Tickner orders Bamblett inquiry

Date: 21st June 1994
Publication: The Age

The federal Minister for Aboriginal Affairs, Mr Tickner, has ordered an investigation into allegations involving Mr Alf Bamblett, the Victorian commissioner on the Aboriginal and Torres Strait Islander Commission.

Mr Tickner wants to look at possible conflicts of interest and breaches of the code of conduct for commissioners.

The investigation is to be carried out by the commission's office of evaluation and audit, and will involve Mr Bamblett being interviewed.

The allegations were made in a letter sent to Mr Tickner on 2 May from a group of Victorian ATSIC regional councillors. It raised concerns about Mr Bamblett's involvement in several Victorian Aboriginal corporations.

Mr Tickner last night confirmed that he had ordered the investigation, but refused to give details of the specific allegations.

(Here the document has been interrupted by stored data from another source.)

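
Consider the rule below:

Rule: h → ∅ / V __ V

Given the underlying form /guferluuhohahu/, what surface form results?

guferluuoau

/h/ occurs between vowels /u/ and /o/, so it deletes.
/h/ occurs between vowels /o/ and /a/, so it deletes.
/h/ occurs between vowels /a/ and /u/, so it deletes.
Surface form: [guferluuoau].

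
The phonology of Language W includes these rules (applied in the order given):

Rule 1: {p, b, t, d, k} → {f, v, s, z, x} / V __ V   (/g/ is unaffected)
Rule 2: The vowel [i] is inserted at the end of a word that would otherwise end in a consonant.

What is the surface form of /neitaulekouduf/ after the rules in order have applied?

Rule 1 (intervocalic spirantization): /t/ is a stop between vowels /i/ and /a/, so it spirantizes to the fricative [s]. /k/ is a stop between vowels /e/ and /o/, so it spirantizes to the fricative [x]. /d/ is a stop between vowels /u/ and /u/, so it spirantizes to the fricative [z]. /neitaulekouduf/ → neisaulexouzuf.
Rule 2 (final i-epenthesis): the form ends in the consonant /f/, so [i] is inserted word-finally. /neisaulexouzuf/ → neisaulexouzufi.

neisaulexouzufi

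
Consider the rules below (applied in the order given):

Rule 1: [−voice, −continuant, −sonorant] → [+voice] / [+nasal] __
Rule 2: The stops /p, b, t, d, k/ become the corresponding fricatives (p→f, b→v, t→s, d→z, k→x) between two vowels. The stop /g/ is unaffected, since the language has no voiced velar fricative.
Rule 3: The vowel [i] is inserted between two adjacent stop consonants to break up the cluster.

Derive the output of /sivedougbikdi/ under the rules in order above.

sivezougibikidi

Rule 1 (post-nasal voicing): no segment meets the environment; /sivedougbikdi/ is unchanged.
Rule 2 (intervocalic spirantization): /d/ is a stop between vowels /e/ and /o/, so it spirantizes to the fricative [z]. /sivedougbikdi/ → sivezougbikdi.
Rule 3 (stop-cluster i-epenthesis): /g/ and /b/ form a stop–stop cluster, so [i] is inserted between them. /k/ and /d/ form a stop–stop cluster, so [i] is inserted between them. /sivezougbikdi/ → sivezougibikidi.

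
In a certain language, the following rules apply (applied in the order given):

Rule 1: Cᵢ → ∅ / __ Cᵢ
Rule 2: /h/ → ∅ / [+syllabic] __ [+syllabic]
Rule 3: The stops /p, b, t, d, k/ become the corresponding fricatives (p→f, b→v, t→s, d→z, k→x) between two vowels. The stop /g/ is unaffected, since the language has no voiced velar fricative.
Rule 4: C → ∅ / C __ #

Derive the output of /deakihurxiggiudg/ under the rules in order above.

deaxiurxigiud

Rule 1 (degemination): /gg/ is a geminate; the first /g/ deletes. /deakihurxiggiudg/ → deakihurxigiudg.
Rule 2 (intervocalic h-deletion): /h/ occurs between vowels /i/ and /u/, so it deletes. /deakihurxigiudg/ → deakiurxigiudg.
Rule 3 (intervocalic spirantization): /k/ is a stop between vowels /a/ and /i/, so it spirantizes to the fricative [x]. /deakiurxigiudg/ → deaxiurxigiudg.
Rule 4 (final cluster simplification): /g/ is the second consonant of a word-final cluster /dg/, so it deletes. /deaxiurxigiudg/ → deaxiurxigiud.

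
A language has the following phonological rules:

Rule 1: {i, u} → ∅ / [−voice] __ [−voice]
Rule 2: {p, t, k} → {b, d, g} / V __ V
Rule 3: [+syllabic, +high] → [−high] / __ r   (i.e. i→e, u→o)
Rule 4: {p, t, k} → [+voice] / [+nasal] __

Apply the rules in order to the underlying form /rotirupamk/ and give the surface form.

roderubamg

Rule 1 (high vowel syncope): no segment meets the environment; /rotirupamk/ is unchanged.
Rule 2 (intervocalic voicing): /t/ is a voiceless stop between vowels /o/ and /i/, so it voices to [d]. /p/ is a voiceless stop between vowels /u/ and /a/, so it voices to [b]. /rotirupamk/ → rodirubamk.
Rule 3 (pre-rhotic lowering): /i/ is a high vowel immediately before /r/, so it lowers to [e]. /rodirubamk/ → roderubamk.
Rule 4 (post-nasal voicing): /k/ is a voiceless stop immediately after the nasal /m/, so it voices to [g]. /roderubamk/ → roderubamg.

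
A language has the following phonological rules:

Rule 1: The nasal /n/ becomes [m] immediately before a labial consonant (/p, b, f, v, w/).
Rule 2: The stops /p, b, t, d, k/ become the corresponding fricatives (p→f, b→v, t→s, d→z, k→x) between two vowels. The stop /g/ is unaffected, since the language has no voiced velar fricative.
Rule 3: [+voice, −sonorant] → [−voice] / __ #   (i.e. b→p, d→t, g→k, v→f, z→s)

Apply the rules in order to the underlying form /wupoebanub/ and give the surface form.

wufoevanup

Rule 1 (nasal place assimilation): no segment meets the environment; /wupoebanub/ is unchanged.
Rule 2 (intervocalic spirantization): /p/ is a stop between vowels /u/ and /o/, so it spirantizes to the fricative [f]. /b/ is a stop between vowels /e/ and /a/, so it spirantizes to the fricative [v]. /wupoebanub/ → wufoevanub.
Rule 3 (final devoicing): /b/ is a voiced obstruent in word-final position, so it devoices to [p]. /wufoevanub/ → wufoevanup.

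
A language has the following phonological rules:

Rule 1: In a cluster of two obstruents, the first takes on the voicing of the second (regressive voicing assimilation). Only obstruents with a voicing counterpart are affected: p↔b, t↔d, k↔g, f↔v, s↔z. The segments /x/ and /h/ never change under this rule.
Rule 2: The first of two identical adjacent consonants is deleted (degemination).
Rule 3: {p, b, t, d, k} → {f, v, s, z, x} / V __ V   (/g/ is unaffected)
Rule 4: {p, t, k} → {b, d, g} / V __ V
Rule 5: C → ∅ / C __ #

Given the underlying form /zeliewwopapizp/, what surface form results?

Rule 1 (regressive voicing assimilation): /z/ precedes the voiceless obstruent /p/, so it devoices to [s] by assimilation. /zeliewwopapizp/ → zeliewwopapisp.
Rule 2 (degemination): /ww/ is a geminate; the first /w/ deletes. /zeliewwopapisp/ → zeliewopapisp.
Rule 3 (intervocalic spirantization): /p/ is a stop between vowels /o/ and /a/, so it spirantizes to the fricative [f]. /p/ is a stop between vowels /a/ and /i/, so it spirantizes to the fricative [f]. /zeliewopapisp/ → zeliewofafisp.
Rule 4 (intervocalic voicing): no segment meets the environment; /zeliewofafisp/ is unchanged.
Rule 5 (final cluster simplification): /p/ is the second consonant of a word-final cluster /sp/, so it deletes. /zeliewofafisp/ → zeliewofafis.

zeliewofafis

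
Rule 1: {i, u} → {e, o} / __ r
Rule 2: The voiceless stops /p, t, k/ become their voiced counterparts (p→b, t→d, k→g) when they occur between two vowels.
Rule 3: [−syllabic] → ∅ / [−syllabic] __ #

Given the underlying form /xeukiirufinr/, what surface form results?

xeugierufin

Rule 1 (pre-rhotic lowering): /i/ is a high vowel immediately before /r/, so it lowers to [e]. /xeukiirufinr/ → xeukierufinr.
Rule 2 (intervocalic voicing): /k/ is a voiceless stop between vowels /u/ and /i/, so it voices to [g]. /xeukierufinr/ → xeugierufinr.
Rule 3 (final cluster simplification): /r/ is the second consonant of a word-final cluster /nr/, so it deletes. /xeugierufinr/ → xeugierufin.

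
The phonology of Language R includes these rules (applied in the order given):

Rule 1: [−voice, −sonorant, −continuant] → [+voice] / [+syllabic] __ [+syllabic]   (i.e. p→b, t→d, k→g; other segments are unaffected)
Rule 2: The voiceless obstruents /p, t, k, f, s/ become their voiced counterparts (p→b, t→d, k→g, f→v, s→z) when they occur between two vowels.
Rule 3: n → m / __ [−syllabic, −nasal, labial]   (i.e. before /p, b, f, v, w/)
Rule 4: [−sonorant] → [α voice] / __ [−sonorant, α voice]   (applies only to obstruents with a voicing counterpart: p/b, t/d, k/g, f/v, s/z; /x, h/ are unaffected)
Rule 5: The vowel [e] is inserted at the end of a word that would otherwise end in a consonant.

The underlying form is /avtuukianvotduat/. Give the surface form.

aftuugiamvodduate

Rule 1 (intervocalic voicing): /k/ is a voiceless stop between vowels /u/ and /i/, so it voices to [g]. /avtuukianvotduat/ → avtuugianvotduat.
Rule 2 (intervocalic voicing): no segment meets the environment; /avtuugianvotduat/ is unchanged.
Rule 3 (nasal place assimilation): /n/ precedes the labial consonant /v/, so it assimilates in place to [m]. /avtuugianvotduat/ → avtuugiamvotduat.
Rule 4 (regressive voicing assimilation): /v/ precedes the voiceless obstruent /t/, so it devoices to [f] by assimilation. /t/ precedes the voiced obstruent /d/, so it voices to [d] by assimilation. /avtuugiamvotduat/ → aftuugiamvodduat.
Rule 5 (final e-epenthesis): the form ends in the consonant /t/, so [e] is inserted word-finally. /aftuugiamvodduat/ → aftuugiamvodduate.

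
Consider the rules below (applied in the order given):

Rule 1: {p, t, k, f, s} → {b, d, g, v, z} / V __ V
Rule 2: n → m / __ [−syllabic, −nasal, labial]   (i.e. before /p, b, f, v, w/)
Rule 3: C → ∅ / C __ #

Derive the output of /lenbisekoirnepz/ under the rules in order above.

Rule 1 (intervocalic voicing): /s/ is a voiceless obstruent between vowels /i/ and /e/, so it voices to [z]. /k/ is a voiceless obstruent between vowels /e/ and /o/, so it voices to [g]. /lenbisekoirnepz/ → lenbizegoirnepz.
Rule 2 (nasal place assimilation): /n/ precedes the labial consonant /b/, so it assimilates in place to [m]. /lenbizegoirnepz/ → lembizegoirnepz.
Rule 3 (final cluster simplification): /z/ is the second consonant of a word-final cluster /pz/, so it deletes. /lembizegoirnepz/ → lembizegoirnep.

lembizegoirnep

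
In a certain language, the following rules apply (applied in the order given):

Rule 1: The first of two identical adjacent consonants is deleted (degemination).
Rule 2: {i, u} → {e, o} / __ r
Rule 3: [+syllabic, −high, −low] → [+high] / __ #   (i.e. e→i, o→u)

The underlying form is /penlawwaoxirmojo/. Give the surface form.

Rule 1 (degemination): /ww/ is a geminate; the first /w/ deletes. /penlawwaoxirmojo/ → penlawaoxirmojo.
Rule 2 (pre-rhotic lowering): /i/ is a high vowel immediately before /r/, so it lowers to [e]. /penlawaoxirmojo/ → penlawaoxermojo.
Rule 3 (final vowel raising): /o/ is a mid vowel in word-final position, so it raises to [u]. /penlawaoxermojo/ → penlawaoxermoju.

penlawaoxermoju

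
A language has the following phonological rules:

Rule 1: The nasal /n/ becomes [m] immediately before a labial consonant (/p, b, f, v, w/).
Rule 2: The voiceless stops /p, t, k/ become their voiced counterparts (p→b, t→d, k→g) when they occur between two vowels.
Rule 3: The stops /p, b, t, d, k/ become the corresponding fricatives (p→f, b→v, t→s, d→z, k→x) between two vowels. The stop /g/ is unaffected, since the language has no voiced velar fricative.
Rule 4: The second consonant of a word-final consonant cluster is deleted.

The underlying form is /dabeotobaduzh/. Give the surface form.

daveozovazuz

Rule 1 (nasal place assimilation): no segment meets the environment; /dabeotobaduzh/ is unchanged.
Rule 2 (intervocalic voicing): /t/ is a voiceless stop between vowels /o/ and /o/, so it voices to [d]. /dabeotobaduzh/ → dabeodobaduzh.
Rule 3 (intervocalic spirantization): /b/ is a stop between vowels /a/ and /e/, so it spirantizes to the fricative [v]. /d/ is a stop between vowels /o/ and /o/, so it spirantizes to the fricative [z]. /b/ is a stop between vowels /o/ and /a/, so it spirantizes to the fricative [v]. /d/ is a stop between vowels /a/ and /u/, so it spirantizes to the fricative [z]. /dabeodobaduzh/ → daveozovazuzh.
Rule 4 (final cluster simplification): /h/ is the second consonant of a word-final cluster /zh/, so it deletes. /daveozovazuzh/ → daveozovazuz.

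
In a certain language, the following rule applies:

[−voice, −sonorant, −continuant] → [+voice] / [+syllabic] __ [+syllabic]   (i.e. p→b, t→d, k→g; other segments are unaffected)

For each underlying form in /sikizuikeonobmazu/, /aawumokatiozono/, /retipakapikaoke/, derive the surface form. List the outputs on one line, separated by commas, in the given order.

/sikizuikeonobmazu/: /k/ is a voiceless stop between vowels /i/ and /i/, so it voices to [g]. /k/ is a voiceless stop between vowels /i/ and /e/, so it voices to [g]. → [sigizuigeonobmazu].
/aawumokatiozono/: /k/ is a voiceless stop between vowels /o/ and /a/, so it voices to [g]. /t/ is a voiceless stop between vowels /a/ and /i/, so it voices to [d]. → [aawumogadiozono].
/retipakapikaoke/: /t/ is a voiceless stop between vowels /e/ and /i/, so it voices to [d]. /p/ is a voiceless stop between vowels /i/ and /a/, so it voices to [b]. /k/ is a voiceless stop between vowels /a/ and /a/, so it voices to [g]. /p/ is a voiceless stop between vowels /a/ and /i/, so it voices to [b]. /k/ is a voiceless stop between vowels /i/ and /a/, so it voices to [g]. /k/ is a voiceless stop between vowels /o/ and /e/, so it voices to [g]. → [redibagabigaoge].

sigizuigeonobmazu, aawumogadiozono, redibagabigaoge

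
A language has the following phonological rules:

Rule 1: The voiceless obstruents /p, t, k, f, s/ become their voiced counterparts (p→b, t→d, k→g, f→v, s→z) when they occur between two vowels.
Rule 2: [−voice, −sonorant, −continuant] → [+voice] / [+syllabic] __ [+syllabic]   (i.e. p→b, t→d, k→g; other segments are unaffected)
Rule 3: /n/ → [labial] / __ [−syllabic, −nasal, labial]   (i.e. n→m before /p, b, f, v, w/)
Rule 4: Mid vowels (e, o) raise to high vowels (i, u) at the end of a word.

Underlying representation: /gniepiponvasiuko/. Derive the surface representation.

Rule 1 (intervocalic voicing): /p/ is a voiceless obstruent between vowels /e/ and /i/, so it voices to [b]. /p/ is a voiceless obstruent between vowels /i/ and /o/, so it voices to [b]. /s/ is a voiceless obstruent between vowels /a/ and /i/, so it voices to [z]. /k/ is a voiceless obstruent between vowels /u/ and /o/, so it voices to [g]. /gniepiponvasiuko/ → gniebibonvaziugo.
Rule 2 (intervocalic voicing): no segment meets the environment; /gniebibonvaziugo/ is unchanged.
Rule 3 (nasal place assimilation): /n/ precedes the labial consonant /v/, so it assimilates in place to [m]. /gniebibonvaziugo/ → gniebibomvaziugo.
Rule 4 (final vowel raising): /o/ is a mid vowel in word-final position, so it raises to [u]. /gniebibomvaziugo/ → gniebibomvaziugu.

gniebibomvaziugu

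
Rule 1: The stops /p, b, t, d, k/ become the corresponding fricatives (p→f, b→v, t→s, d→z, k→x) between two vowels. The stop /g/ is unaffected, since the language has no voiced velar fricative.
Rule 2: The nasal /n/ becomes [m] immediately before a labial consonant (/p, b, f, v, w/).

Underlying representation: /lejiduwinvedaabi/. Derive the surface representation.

lejizuwimvezaavi

Rule 1 (intervocalic spirantization): /d/ is a stop between vowels /i/ and /u/, so it spirantizes to the fricative [z]. /d/ is a stop between vowels /e/ and /a/, so it spirantizes to the fricative [z]. /b/ is a stop between vowels /a/ and /i/, so it spirantizes to the fricative [v]. /lejiduwinvedaabi/ → lejizuwinvezaavi.
Rule 2 (nasal place assimilation): /n/ precedes the labial consonant /v/, so it assimilates in place to [m]. /lejizuwinvezaavi/ → lejizuwimvezaavi.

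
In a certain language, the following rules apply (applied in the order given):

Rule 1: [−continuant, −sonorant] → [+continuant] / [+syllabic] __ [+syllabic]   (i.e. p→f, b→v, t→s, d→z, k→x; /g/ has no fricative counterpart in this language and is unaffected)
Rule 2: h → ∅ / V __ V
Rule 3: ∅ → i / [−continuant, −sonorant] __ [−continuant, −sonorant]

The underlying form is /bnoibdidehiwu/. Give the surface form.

Rule 1 (intervocalic spirantization): /d/ is a stop between vowels /i/ and /e/, so it spirantizes to the fricative [z]. /bnoibdidehiwu/ → bnoibdizehiwu.
Rule 2 (intervocalic h-deletion): /h/ occurs between vowels /e/ and /i/, so it deletes. /bnoibdizehiwu/ → bnoibdizeiwu.
Rule 3 (stop-cluster i-epenthesis): /b/ and /d/ form a stop–stop cluster, so [i] is inserted between them. /bnoibdizeiwu/ → bnoibidizeiwu.

bnoibidizeiwu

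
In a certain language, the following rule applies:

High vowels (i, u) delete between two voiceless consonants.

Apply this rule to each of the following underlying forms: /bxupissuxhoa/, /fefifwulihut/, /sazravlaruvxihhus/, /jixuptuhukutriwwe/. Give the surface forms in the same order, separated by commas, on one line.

bxpssxhoa, feffwuliht, sazravlaruvxhhs, jixpthktriwwe

/bxupissuxhoa/: /u/ is a high vowel flanked by voiceless consonants /x/ and /p/, so it deletes. /i/ is a high vowel flanked by voiceless consonants /p/ and /s/, so it deletes. /u/ is a high vowel flanked by voiceless consonants /s/ and /x/, so it deletes. → [bxpssxhoa].
/fefifwulihut/: /i/ is a high vowel flanked by voiceless consonants /f/ and /f/, so it deletes. /u/ is a high vowel flanked by voiceless consonants /h/ and /t/, so it deletes. → [feffwuliht].
/sazravlaruvxihhus/: /i/ is a high vowel flanked by voiceless consonants /x/ and /h/, so it deletes. /u/ is a high vowel flanked by voiceless consonants /h/ and /s/, so it deletes. → [sazravlaruvxhhs].
/jixuptuhukutriwwe/: /u/ is a high vowel flanked by voiceless consonants /x/ and /p/, so it deletes. /u/ is a high vowel flanked by voiceless consonants /t/ and /h/, so it deletes. /u/ is a high vowel flanked by voiceless consonants /h/ and /k/, so it deletes. /u/ is a high vowel flanked by voiceless consonants /k/ and /t/, so it deletes. → [jixpthktriwwe].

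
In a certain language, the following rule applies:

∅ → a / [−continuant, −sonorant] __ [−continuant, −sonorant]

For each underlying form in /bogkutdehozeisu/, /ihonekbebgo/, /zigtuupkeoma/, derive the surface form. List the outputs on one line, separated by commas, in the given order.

/bogkutdehozeisu/: /g/ and /k/ form a stop–stop cluster, so [a] is inserted between them. /t/ and /d/ form a stop–stop cluster, so [a] is inserted between them. → [bogakutadehozeisu].
/ihonekbebgo/: /k/ and /b/ form a stop–stop cluster, so [a] is inserted between them. /b/ and /g/ form a stop–stop cluster, so [a] is inserted between them. → [ihonekabebago].
/zigtuupkeoma/: /g/ and /t/ form a stop–stop cluster, so [a] is inserted between them. /p/ and /k/ form a stop–stop cluster, so [a] is inserted between them. → [zigatuupakeoma].

bogakutadehozeisu, ihonekabebago, zigatuupakeoma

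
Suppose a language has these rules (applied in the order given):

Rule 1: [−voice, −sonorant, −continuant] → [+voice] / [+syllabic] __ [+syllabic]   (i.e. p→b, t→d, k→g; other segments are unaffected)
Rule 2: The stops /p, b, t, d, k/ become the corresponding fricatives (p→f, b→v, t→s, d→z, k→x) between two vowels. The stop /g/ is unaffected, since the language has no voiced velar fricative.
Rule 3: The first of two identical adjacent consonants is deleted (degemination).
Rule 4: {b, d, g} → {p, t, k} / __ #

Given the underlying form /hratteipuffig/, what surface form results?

Rule 1 (intervocalic voicing): /p/ is a voiceless stop between vowels /i/ and /u/, so it voices to [b]. /hratteipuffig/ → hratteibuffig.
Rule 2 (intervocalic spirantization): /b/ is a stop between vowels /i/ and /u/, so it spirantizes to the fricative [v]. /hratteibuffig/ → hratteivuffig.
Rule 3 (degemination): /tt/ is a geminate; the first /t/ deletes. /ff/ is a geminate; the first /f/ deletes. /hratteivuffig/ → hrateivufig.
Rule 4 (final devoicing): /g/ is a voiced stop in word-final position, so it devoices to [k]. /hrateivufig/ → hrateivufik.

hrateivufik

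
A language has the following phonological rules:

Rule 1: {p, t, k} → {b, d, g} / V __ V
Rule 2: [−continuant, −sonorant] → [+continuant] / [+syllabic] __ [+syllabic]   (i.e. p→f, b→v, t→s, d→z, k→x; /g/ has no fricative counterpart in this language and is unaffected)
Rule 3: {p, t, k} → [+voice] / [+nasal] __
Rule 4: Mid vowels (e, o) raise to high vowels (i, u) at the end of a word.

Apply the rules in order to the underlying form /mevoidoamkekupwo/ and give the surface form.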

``Any allegations will be comprehensively investigated, and Alf Bamblett actively agrees that should occur," he said. ``Commissioner Bamblett strenuously denies all the allegations."

The letter to Mr Tickner followed revelations by `The Age' on 21 April of the involvement of Mr Bamblett and a small group of his relatives and friends with several key ATSIC-funded Aboriginal organisations in Victoria.

Mr Bamblett is a director of the Victorian Aboriginal Legal Service, now in the hands of an administrator, the president of the Aborigines Advancement League, the public officer and a former chairman of the Victorian Aboriginal Education Association Incorporated, and on leave from his position as executive officer of the Victorian Aboriginal Community Services Association Incorporated.

`The Age' reported that the VACSAI had received $132,000 in ATSIC money in 1991, while it was deregistered by Victoria's Corporate Affairs office for failing to lodge annual returns. Mr Bamblett, who has been the Victorian ATSIC commissioner for four years, was also its executive officer at the time. It is believed that one of the allegations made to Mr Tickner involves the VACSAI payments.

`The Age' also reported in April that Mr Bamblett had resigned from his partnership in a private business called Koori Fleet Management in March because of a potentional conflict of interest.

Mr Bamblett has repeatedly denied any conflict of interest or breach of the ATSIC code covering the conduct of commissioners or councillors when potential conflicts arise.